El siguiente fin de semana puse inmediatamente manos a la obra: le dije a mi esposa que se fuera a pasar el día con los padres, que yo me encargaba de todo. Compré el vino y el raki en una tienda online y arreglé para que me lo entregaran el mismo día. Puse a leudar la masa para los lehmeyun, preparé las berenjenas, organicé todo, mientras seleccionaba mi mejor playlist de música turca. Aroma a incienso perfumaba el ambiente, mezclándose con la sutileza de la berenjena ahumada.
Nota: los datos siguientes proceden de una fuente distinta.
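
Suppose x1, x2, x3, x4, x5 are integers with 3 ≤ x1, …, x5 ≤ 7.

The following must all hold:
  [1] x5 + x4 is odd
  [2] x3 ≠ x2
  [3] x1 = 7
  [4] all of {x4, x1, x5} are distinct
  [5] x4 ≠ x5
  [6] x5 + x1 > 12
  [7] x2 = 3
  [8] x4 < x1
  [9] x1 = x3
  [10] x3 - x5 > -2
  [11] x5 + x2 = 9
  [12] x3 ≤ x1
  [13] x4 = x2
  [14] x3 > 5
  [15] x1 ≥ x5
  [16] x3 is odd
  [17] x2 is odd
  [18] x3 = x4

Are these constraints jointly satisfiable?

Constraint 3 fixes x1 = 7 and constraint 7 fixes x2 = 3. Constraints 9, 13, and 18 give x1 = x3 = x4 = x2, so x1 = x2. But 7 ≠ 3 — contradiction.

Unsatisfiable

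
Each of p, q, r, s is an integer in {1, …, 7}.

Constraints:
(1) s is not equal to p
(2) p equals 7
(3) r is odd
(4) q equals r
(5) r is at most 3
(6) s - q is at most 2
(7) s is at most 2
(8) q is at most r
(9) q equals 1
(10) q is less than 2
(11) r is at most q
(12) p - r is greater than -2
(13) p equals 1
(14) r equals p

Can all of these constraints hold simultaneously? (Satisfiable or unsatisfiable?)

Unsatisfiable

Constraint 9 fixes q = 1 and constraint 2 fixes p = 7. Constraints 4 and 14 give q = r = p, so q = p. But 1 ≠ 7 — contradiction.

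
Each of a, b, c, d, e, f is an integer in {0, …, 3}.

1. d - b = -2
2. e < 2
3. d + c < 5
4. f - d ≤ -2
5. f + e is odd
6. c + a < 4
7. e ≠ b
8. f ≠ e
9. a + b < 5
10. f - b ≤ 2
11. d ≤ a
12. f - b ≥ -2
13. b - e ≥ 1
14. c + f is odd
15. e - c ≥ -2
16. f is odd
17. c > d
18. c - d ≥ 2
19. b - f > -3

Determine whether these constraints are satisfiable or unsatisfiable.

Unsatisfiable

Constraints 4, 12, 13, 15, and 18 give f − b ≥ -2, b − e ≥ 1, e − c ≥ -2, c − d ≥ 2, d − f ≥ 2.
Adding all 5 inequalities: the left sides telescope to 0, and the right sides sum to (-2) + 1 + (-2) + 2 + 2 = 1. So 0 ≥ 1, which is false.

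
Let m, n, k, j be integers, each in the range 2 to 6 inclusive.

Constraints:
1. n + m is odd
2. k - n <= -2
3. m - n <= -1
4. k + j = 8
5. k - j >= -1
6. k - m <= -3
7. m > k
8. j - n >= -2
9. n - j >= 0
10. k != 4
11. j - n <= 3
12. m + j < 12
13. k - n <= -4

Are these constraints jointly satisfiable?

Constraints 3, 5, 6, and 8 give m − k ≥ 3, k − j ≥ -1, j − n ≥ -2, n − m ≥ 1.
Adding all 4 inequalities: the left sides telescope to 0, and the right sides sum to 3 + (-1) + (-2) + 1 = 1. So 0 ≥ 1, which is false.

Unsatisfiable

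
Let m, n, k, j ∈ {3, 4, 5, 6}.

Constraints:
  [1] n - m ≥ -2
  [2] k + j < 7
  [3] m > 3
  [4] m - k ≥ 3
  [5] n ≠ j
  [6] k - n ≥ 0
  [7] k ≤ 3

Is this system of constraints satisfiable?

Constraints 1, 4, and 6 give k − n ≥ 0, n − m ≥ -2, m − k ≥ 3.
Adding all 3 inequalities: the left sides telescope to 0, and the right sides sum to 0 + (-2) + 3 = 1. So 0 ≥ 1, which is false.

Unsatisfiable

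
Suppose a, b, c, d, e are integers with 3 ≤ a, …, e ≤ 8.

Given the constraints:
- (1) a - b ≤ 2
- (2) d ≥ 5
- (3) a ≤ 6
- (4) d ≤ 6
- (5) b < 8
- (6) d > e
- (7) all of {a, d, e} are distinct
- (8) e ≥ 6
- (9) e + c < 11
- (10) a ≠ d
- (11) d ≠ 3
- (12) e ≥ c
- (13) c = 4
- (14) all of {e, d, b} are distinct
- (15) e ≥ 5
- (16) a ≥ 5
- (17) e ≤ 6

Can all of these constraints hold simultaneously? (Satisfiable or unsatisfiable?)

Unsatisfiable

Constraints 2, 3, 4, 15, 16, and 17 confine each of a, d, e to the 2 values {5, 6}.
Constraint 7 requires all 3 of them to be distinct, but only 2 values are available — impossible by the pigeonhole principle.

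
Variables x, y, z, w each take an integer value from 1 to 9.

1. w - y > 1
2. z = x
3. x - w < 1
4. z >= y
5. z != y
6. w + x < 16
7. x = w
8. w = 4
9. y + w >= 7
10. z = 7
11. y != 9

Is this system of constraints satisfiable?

Constraint 10 fixes z = 7 and constraint 8 fixes w = 4. Constraints 2 and 7 give z = x = w, so z = w. But 7 ≠ 4 — contradiction.

Unsatisfiable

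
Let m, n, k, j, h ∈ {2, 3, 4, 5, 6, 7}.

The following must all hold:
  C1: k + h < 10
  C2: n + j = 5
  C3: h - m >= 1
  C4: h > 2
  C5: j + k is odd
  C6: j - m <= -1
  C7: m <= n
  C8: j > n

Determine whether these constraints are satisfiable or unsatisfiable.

Unsatisfiable

Constraints 6, 7, and 8 give j < m, m ≤ n, n < j. Chaining: j < m ≤ n < j, which forces j < j — impossible.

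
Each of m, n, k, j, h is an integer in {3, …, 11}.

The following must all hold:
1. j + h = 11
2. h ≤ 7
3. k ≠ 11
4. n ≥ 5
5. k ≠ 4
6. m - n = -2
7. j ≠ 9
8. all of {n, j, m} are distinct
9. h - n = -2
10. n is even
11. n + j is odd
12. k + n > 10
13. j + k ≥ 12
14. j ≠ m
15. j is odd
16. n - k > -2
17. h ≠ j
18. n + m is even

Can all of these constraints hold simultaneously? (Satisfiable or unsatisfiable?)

One satisfying assignment is m = 4, n = 6, k = 7, j = 7, h = 4.
For the less obvious constraints — constraint 1: j + h = 11; constraint 6: m - n = -2; constraint 9: h - n = -2 — and the others hold by inspection.

Satisfiable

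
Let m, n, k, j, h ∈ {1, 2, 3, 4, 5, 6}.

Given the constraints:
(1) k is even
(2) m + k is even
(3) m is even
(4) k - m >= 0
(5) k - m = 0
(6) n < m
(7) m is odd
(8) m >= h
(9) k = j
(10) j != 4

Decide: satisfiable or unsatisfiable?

Unsatisfiable

Constraint 7 makes m odd and constraint 1 makes k even, so m + k must be odd. Constraint 2 says m + k is even — contradiction.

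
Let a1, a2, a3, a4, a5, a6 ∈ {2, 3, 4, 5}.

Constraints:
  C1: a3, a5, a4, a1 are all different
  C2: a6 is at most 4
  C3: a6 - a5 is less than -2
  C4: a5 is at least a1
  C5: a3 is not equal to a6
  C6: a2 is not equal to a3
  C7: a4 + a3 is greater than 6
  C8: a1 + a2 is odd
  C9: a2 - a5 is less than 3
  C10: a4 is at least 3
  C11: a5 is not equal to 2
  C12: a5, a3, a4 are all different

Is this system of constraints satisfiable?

Setting (a1, a2, a3, a4, a5, a6) = (2, 5, 3, 4, 5, 2) satisfies everything: constraint 3: a6 - a5 = -3; constraint 7: a4 + a3 = 7; constraint 9: a2 - a5 = 0, and the others follow.

Satisfiable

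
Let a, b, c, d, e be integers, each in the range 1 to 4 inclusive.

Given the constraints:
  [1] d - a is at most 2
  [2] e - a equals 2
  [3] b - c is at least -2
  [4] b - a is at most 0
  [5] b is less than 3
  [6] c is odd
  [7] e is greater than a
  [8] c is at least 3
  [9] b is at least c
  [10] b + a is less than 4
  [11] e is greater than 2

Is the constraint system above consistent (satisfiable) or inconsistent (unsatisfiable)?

From constraints 8 and 9: b ≥ c and c ≥ 3, so b ≥ 3. From constraint 5: b ≤ 2. But 2 < 3, so no value of b works.

Unsatisfiable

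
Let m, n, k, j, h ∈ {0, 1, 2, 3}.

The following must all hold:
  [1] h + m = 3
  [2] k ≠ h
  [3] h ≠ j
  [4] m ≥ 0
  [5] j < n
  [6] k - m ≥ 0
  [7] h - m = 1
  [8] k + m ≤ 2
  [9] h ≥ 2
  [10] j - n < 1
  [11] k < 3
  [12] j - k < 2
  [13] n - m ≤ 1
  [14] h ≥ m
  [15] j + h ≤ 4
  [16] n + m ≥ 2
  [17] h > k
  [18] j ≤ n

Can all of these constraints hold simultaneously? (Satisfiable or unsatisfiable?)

Satisfiable

The assignment m = 1, n = 1, k = 1, j = 0, h = 2 works:
  constraint 1 holds since h + m = 3.
  constraint 6 holds since k - m = 0.
  constraint 7 holds since h - m = 1.
The rest check out directly.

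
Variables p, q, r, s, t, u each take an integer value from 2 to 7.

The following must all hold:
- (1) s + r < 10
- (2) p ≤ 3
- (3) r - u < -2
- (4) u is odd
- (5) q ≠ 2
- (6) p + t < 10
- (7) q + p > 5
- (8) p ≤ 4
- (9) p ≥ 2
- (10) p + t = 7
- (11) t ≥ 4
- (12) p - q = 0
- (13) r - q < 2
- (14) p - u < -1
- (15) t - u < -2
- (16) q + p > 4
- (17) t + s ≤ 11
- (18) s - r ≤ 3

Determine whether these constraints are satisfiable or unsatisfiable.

Satisfiable

Setting (p, q, r, s, t, u) = (3, 3, 4, 5, 4, 7) satisfies everything: constraint 1: s + r = 9; constraint 3: r - u = -3, and the others follow.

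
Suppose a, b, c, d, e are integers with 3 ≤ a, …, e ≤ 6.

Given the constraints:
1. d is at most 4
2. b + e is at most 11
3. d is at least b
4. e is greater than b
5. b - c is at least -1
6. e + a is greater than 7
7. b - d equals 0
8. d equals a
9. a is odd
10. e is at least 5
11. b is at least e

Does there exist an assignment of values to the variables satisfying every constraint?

Unsatisfiable

From constraints 10 and 11: b ≥ e and e ≥ 5, so b ≥ 5. From constraints 1 and 3: b ≤ d and d ≤ 4, so b ≤ 4. But 4 < 5, so no value of b works.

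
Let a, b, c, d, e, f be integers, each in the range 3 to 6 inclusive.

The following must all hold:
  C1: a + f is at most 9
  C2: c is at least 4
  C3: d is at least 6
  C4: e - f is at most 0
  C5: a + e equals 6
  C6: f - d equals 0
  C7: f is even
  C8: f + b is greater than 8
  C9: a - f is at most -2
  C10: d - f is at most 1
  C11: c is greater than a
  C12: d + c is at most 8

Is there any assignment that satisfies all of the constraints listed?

From constraint 3: d ≥ 6. From constraint 2: c ≥ 4. Hence d + c ≥ 10. But constraint 12 requires d + c ≤ 8, and 8 < 10. Contradiction.

Unsatisfiable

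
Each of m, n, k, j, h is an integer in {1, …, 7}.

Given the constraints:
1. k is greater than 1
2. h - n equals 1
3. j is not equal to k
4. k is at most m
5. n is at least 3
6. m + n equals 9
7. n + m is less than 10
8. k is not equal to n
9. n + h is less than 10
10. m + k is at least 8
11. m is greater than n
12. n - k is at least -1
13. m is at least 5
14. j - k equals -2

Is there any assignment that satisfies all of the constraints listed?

Satisfiable

The assignment m = 5, n = 4, k = 5, j = 3, h = 5 works:
  constraint 2 holds since h - n = 1.
  constraint 6 holds since m + n = 9.
  constraint 7 holds since n + m = 9.
The rest check out directly.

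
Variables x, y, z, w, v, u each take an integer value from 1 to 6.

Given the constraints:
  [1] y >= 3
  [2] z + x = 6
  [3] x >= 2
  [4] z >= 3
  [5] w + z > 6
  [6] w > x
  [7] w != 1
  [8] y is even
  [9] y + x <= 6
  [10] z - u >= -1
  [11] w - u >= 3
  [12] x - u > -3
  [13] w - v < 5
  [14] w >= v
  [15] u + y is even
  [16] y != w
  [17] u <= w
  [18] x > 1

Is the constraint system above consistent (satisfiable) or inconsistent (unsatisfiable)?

Take x = 2, y = 4, z = 4, w = 5, v = 2, u = 2. Then constraint 2: z + x = 6; constraint 5: w + z = 9; constraint 9: y + x = 6, and every other listed constraint is also met.

Satisfiable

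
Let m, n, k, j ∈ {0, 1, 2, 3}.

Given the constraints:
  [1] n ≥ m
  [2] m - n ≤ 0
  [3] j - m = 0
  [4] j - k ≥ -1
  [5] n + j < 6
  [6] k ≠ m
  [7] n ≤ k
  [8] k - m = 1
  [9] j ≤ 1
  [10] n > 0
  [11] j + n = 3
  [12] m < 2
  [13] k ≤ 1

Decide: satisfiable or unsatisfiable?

Unsatisfiable

From constraint 9: j ≤ 1. From constraints 7 and 13: n ≤ k ≤ 1. Hence j + n ≤ 2. But constraint 11 requires j + n = 3, and 3 > 2. Contradiction.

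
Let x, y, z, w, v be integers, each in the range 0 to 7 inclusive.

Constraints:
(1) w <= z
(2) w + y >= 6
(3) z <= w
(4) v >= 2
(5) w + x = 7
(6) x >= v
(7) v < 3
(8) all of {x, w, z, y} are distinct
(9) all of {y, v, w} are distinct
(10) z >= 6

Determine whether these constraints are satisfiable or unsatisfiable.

From constraints 3 and 10: w ≥ z ≥ 6. From constraints 4 and 6: x ≥ v ≥ 2. Hence w + x ≥ 8. But constraint 5 requires w + x = 7, and 7 < 8. Contradiction.

Unsatisfiable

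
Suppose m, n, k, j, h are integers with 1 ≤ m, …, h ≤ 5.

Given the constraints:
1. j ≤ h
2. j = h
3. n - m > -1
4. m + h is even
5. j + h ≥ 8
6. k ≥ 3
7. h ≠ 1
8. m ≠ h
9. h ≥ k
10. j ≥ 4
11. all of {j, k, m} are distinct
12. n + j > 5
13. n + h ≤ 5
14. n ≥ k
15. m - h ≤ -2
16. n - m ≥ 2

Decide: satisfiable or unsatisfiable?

Unsatisfiable

From constraints 6 and 14: n ≥ k ≥ 3. From constraints 1 and 10: h ≥ j ≥ 4. Hence n + h ≥ 7. But constraint 13 requires n + h ≤ 5, and 5 < 7. Contradiction.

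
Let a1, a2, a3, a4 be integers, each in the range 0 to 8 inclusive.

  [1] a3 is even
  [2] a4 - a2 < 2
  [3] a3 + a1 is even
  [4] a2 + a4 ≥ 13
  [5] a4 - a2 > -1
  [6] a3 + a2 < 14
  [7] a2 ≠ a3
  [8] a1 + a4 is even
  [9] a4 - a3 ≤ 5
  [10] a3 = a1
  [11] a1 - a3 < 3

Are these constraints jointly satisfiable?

Satisfiable

The assignment a1 = 4, a2 = 8, a3 = 4, a4 = 8 works:
  constraint 2 holds since a4 - a2 = 0.
  constraint 4 holds since a2 + a4 = 16.
The rest check out directly.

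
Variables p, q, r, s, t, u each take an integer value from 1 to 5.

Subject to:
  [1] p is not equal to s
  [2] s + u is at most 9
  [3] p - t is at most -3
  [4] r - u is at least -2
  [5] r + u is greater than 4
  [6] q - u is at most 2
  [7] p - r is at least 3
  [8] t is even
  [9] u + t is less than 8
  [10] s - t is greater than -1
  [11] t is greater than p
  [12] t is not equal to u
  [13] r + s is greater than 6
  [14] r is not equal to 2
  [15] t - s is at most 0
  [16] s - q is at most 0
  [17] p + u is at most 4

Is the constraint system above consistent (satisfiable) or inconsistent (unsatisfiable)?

Unsatisfiable

Constraints 3, 4, 6, 7, 15, and 16 give r − u ≥ -2, u − q ≥ -2, q − s ≥ 0, s − t ≥ 0, t − p ≥ 3, p − r ≥ 3.
Adding all 6 inequalities: the left sides telescope to 0, and the right sides sum to (-2) + (-2) + 0 + 0 + 3 + 3 = 2. So 0 ≥ 2, which is false.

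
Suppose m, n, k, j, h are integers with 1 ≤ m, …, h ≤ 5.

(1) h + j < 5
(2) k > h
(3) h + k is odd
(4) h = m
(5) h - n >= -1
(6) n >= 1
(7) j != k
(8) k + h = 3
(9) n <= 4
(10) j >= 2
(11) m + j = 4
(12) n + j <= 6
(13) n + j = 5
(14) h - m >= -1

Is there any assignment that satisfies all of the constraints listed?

The assignment m = 1, n = 2, k = 2, j = 3, h = 1 works:
  constraint 1 holds since h + j = 4.
  constraint 5 holds since h - n = -1.
  constraint 8 holds since k + h = 3.
The rest check out directly.

Satisfiable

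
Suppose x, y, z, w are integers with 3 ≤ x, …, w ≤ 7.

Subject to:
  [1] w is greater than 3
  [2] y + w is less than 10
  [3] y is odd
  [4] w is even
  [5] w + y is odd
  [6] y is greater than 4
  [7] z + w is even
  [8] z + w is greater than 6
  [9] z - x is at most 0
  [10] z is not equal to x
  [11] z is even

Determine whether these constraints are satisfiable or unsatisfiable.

One satisfying assignment is x = 7, y = 5, z = 4, w = 4.
For the less obvious constraints — constraint 2: y + w = 9; constraint 8: z + w = 8; constraint 9: z - x = -3 — and the others hold by inspection.

Satisfiable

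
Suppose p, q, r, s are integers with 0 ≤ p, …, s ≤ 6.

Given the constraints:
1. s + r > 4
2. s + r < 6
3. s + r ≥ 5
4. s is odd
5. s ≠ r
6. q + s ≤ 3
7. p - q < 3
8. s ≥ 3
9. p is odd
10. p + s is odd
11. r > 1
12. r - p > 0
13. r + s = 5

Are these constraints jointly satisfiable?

Constraint 9 makes p odd and constraint 4 makes s odd, so p + s must be even. Constraint 10 says p + s is odd — contradiction.

Unsatisfiable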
Quedó im pre sio nan te!!  Humildemente, parecía una escena del Gran Bazar. Era como entrar a la milenaria Constantinopla. Hasta una alfombra turca conseguí con mi prima. Me consagré. Lo iba a lograr. Estaba exultante, radiante, feliz.

Vestí mis mejores ropas, de lino blanco y me calcé unas sandalias rojas que había traído de mi último viaje, de esas que tienen la punta doblada hacia arriba, como las de Aladino. De hecho, yo parecía Aladino. Y partí raudo, veloz a la casa de mis suegros, a buscarlos para traerlos a cenar.

Lo que vi cuando entré a la casa no puedo explicarlo con palabras. Mi esposa me miraba con ojos enormes, mezcla de espanto, sorpresa e incredulidad, mientras intentaba esconder una caja de cartón de la que sobresalían algunos portarretratos.

 Mi suegra despachaba a dos muchachos venezolanos que se iban, felices, en un camión de mudanzas con un bulto enorme en la caja.

En el living, mi suegro. Con una sonrisa de oreja a oreja me miraba y señalaba la televisión de 50 pulgadas que brillaba, flamante y majestuosa, en el lugar que antes ocupaba el armario de las fotos.